The Platinum Ticket by David Beynon
Shortlisted for The Terry Pratchett Anywhere But Here, Anywhen But Now First Novel Prize

Friday, 14 May 2010


I'm dragging myself around today, travelling from coffee cup to coffee cup.  Last night was our final presentation for a series of Heritage Lectures at our local centre for the arts.  I have a little project that I spearhead.  It's a park in called BT Corner which commemorates the Beatty family who brought industry in a big way to our little town.  As part of our lecture series I presented on the park specifically and making heritage interesting and accessible in general.

This is the entry to the park - seen on this blog several times before.  Here's a little about the materials used and why.  The replica grist millstone pays homage to the very first industries in town.  Mills were the cornerstone of our community and without them and the agricultural landscape surrounding Fergus, the Beatty Brohters would never have come here.  The limestone boulders surrounding the millstone represent the building material of choice for buildings in this area.  The sandblasted stainless steel sign bearing the BT logo reminds us of the Beatty foundry which was located in the building directly across the street from the sign.
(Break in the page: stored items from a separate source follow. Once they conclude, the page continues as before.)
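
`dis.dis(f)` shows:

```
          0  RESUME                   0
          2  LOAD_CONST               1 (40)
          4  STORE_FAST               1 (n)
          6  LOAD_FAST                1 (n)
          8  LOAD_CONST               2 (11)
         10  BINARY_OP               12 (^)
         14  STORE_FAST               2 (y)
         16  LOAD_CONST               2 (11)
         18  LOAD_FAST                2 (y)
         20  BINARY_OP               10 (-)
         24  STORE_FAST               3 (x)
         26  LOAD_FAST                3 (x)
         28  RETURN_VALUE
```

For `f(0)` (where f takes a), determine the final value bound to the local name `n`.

40

LOAD_CONST → push 40. Stack: [40]
STORE_FAST n → n=40. Stack: []
LOAD_FAST n → push 40. Stack: [40]
LOAD_CONST → push 11. Stack: [40, 11]
BINARY_OP ^ → 40 ^ 11 = 35. Stack: [35]
STORE_FAST y → y=35. Stack: []
LOAD_CONST → push 11. Stack: [11]
LOAD_FAST y → push 35. Stack: [11, 35]
BINARY_OP - → 11 - 35 = -24. Stack: [-24]
STORE_FAST x → x=-24. Stack: []
LOAD_FAST x → push -24. Stack: [-24]
RETURN_VALUE → return -24.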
You can see the factory attached to the foundry in this picture.  The factory found reuse as the Fergus Market for many years before having a makeover five years ago and become the more upscale, Fergus Marketplace.  In the foreground is a dry stone wall which highlights the Scottish roots of the town.  It will house the interpretive panels.  It looks really, really nice.

And finally here's just a really nice shot of the stonecutter's hammer and the design drawings sitting on the wall as it was being built.

The lecture series seems to have been a success.  Turnouts were good, though I suppose you always wish there we more folks in the seats.

When I wasn't presenting, I had the pleasure of sitting with local actor, Colin Fox.  We spoke a bit and he seems a delightful man with a genuine concern for the heritage of his community.  We'd met briefly before at the Elora Writer's Festival and I've had occasion to bump into him at events around town.  I needed to tell him that he has thrilled my kids with his work on the animated tv show, Atomic Betty.

Work on Gerry has slowed as I find myself needing a little extra polish on Loremaster.  More on that as things develop.

Wednesday, 12 May 2010

I think that I shall never see...

A poem.

Today I unexpectedly found myself writing a poem.

Over the last few weeks I've been plugging away at Gerry, my kid's story about an orphaned giant.  Each day I've become a little more immersed in Gerry's world and things are flowing nicely.  Today, however, I opened my notebook to where I left off Gerry last night, tapped the page a few times with my pen, then leafed ahead a dozen pages to a blank sheet.

I wrote these words:

Llewellyn never smiled again

And then the first three verses of a poem bled out of my pen onto the paper.  I'm heading back to my notebook now.